I would too! SO FUN!
If I were a SaHM, I might be tempted to make a Crankentstein costume for Noah.
Xander ,'Same Time, Same Place'
Off-topic discussion. Wanna talk about corsets, duct tape, or physics? This is the place. Detailed discussion of any current-season TV must be whitefonted.
I would too! SO FUN!
If I were a SaHM, I might be tempted to make a Crankentstein costume for Noah.
Huh. That baby is wearing an earring.
Is that weird for here? My sister's ears were pierced at that age.
Is that weird for here?
I dunno. I just never noticed that before.
Aaaand we're back. Yeah so over a week of my computer taking a dive later... I miss anything earth shattering w/o retracing 2000+ posts in here?
My ears were pierced when I was two months old. I had diamond earrings.
Sadly, the diamond earrings were stolen when I was in kindergarten and our house got robbed. I wonder, though, if they gave me unreasonable expectations from life.
What brings me to my knees it the mention of the US internment camps. I still can't accept that. So fucking wrong. And yet.... Guantanamo, and I'm not at the gates.
This. So much this.
Early on, I tried to look for Japanese American activist groups that were applying their experience to opposing Guantanamo, and I couldn't find any. Possibly I was looking in the wrong internets, but then I just dropped it, instead of pursuing it and creating my own such group.
Which reminds me of a big giant thing I was going to post in my lj. Habeas corpus. I want it back.
Last week the Senate failed to pass (by 4 votes) a cloture motion to allow discussion of restoring habeas corpus for those detained by the US. It needed 60 votes to succeed, and received 56, which means there is some turning of the tide (last session a similar motion failed to get 50 such votes) and that there was some republican and independent crossing of the lines. You can check here to see how your Senator voted: [link]
It looks like the House is currently considering similar legislation (I think it's HR 2826 or possibly HR 1416.) this week. Please write a letter to your Congressional representative letting him or her know how you feel about this issue.
Habeas corpus means "You must have the body." It is an essential protection allowing us to challenge our unlawful detention. The US constitution prohibits its suspension except when in cases of rebellion or invasion the public safety may require it.
Although Gonzales may say that the constitution does not explicitly grant habeas corpus, only prohibits its suspension, I beg to differ.
Habeas corpus is an important part of our constitutional protections for both citizens and foreigners to prevent us from being unlawfully detained. I hope you join me in this effort.
Liese, thanks for the info.
WWII discussion is interesting. As is the family discussion. My own family geneology is so messed up, largely because no one ever mentioned the scandalous things. Like, I didn't find out until I was grown that my aunt had had a whole 'nother family besides the one I knew. She'd married and had a couple kids, and then just left them one day, married another guy and had a couple more kids. No one ever talked about the first family. Just like no one ever talked about my mom's first marriage, even though my sister was RIGHT THERE. Weird.

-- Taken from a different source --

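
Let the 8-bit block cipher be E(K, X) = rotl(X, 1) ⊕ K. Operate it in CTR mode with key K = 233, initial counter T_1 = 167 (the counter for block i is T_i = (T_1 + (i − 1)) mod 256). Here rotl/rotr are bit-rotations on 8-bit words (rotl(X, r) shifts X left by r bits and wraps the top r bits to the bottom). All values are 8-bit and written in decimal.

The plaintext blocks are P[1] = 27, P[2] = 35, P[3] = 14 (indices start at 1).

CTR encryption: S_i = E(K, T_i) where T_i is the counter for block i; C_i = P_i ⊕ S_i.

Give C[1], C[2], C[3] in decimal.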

The current talk about returning to the good old days of marital fidelity, abstinence before marriage, and nuclear families is ridiculous. Those days never existed, and the people pushing the hardest for them are the ones who should know they never existed.
Here's a song US Navy Helldiver pilots sang
My bff's father flew a Curtiss Helldiver. This is a man who was a third-generation banker and was what you'd get if you ordered "uptight banker" from central casting, so it was hard to see him as a dive bomber. When I was helping my friend clear out her parents' house, we not only found his leather jacket and helmet, but also a survival kit he'd been issued. It had fishing hooks, signaling mirrors and the like, plus a many-times-folded onionskin page of survival information. My favorite line: "Do not approach the natives of Papua-New Guinea."

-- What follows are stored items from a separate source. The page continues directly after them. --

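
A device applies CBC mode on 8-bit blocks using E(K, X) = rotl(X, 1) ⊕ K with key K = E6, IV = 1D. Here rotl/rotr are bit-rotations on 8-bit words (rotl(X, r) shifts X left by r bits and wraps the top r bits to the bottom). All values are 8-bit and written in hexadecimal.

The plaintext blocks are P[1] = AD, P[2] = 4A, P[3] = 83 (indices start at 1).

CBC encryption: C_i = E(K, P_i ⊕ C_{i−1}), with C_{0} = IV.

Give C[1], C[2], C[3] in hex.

C[1] = 87, C[2] = 7D, C[3] = 1B

C[1]: P[1] ⊕ 1D = B0; E(K, B0) = 87.
C[2]: P[2] ⊕ 87 = CD; E(K, CD) = 7D.
C[3]: P[3] ⊕ 7D = FE; E(K, FE) = 1B.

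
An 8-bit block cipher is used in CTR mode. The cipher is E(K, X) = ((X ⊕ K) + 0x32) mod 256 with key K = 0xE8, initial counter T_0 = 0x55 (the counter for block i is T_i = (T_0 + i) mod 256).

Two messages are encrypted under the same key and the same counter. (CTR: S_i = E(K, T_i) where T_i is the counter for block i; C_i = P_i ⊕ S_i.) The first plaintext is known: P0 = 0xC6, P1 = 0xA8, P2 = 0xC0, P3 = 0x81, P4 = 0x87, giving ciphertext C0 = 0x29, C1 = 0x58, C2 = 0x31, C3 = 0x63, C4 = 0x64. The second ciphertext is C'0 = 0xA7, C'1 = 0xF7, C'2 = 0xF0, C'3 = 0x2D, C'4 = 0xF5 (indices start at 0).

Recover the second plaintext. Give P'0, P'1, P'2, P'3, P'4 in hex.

P'0 = 0x48, P'1 = 0x07, P'2 = 0x01, P'3 = 0xCF, P'4 = 0x16

In CTR with a reused counter, both messages share the same keystream S_i, so C_i ⊕ C'_i = P_i ⊕ P'_i and thus P'_i = P_i ⊕ C_i ⊕ C'_i.
P'0: 0xC6 ⊕ 0x29 ⊕ 0xA7 = 0x48.
P'1: 0xA8 ⊕ 0x58 ⊕ 0xF7 = 0x07.
P'2: 0xC0 ⊕ 0x31 ⊕ 0xF0 = 0x01.
P'3: 0x81 ⊕ 0x63 ⊕ 0x2D = 0xCF.
P'4: 0x87 ⊕ 0x64 ⊕ 0xF5 = 0x16.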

My favorite line: "Do not approach the natives of Papua-New Guinea."
Heh. ex-GF studied anthropology and loved the New Guinea cannibals. Her prof was one of those anthro guys that goes native. I don't know is that really a type? Anyway, he was that type.
My Dad got heavily into geneology after he retired and tracked our family name back to 1400-something. The hardest part was figuring out which ship Johan Schmeh took to the New World (in the 1750s). Once he figured out we were from Rottweill he went there and looked up locals with our name and invited them out to drinks.
Being good, obedient Germans, they showed up.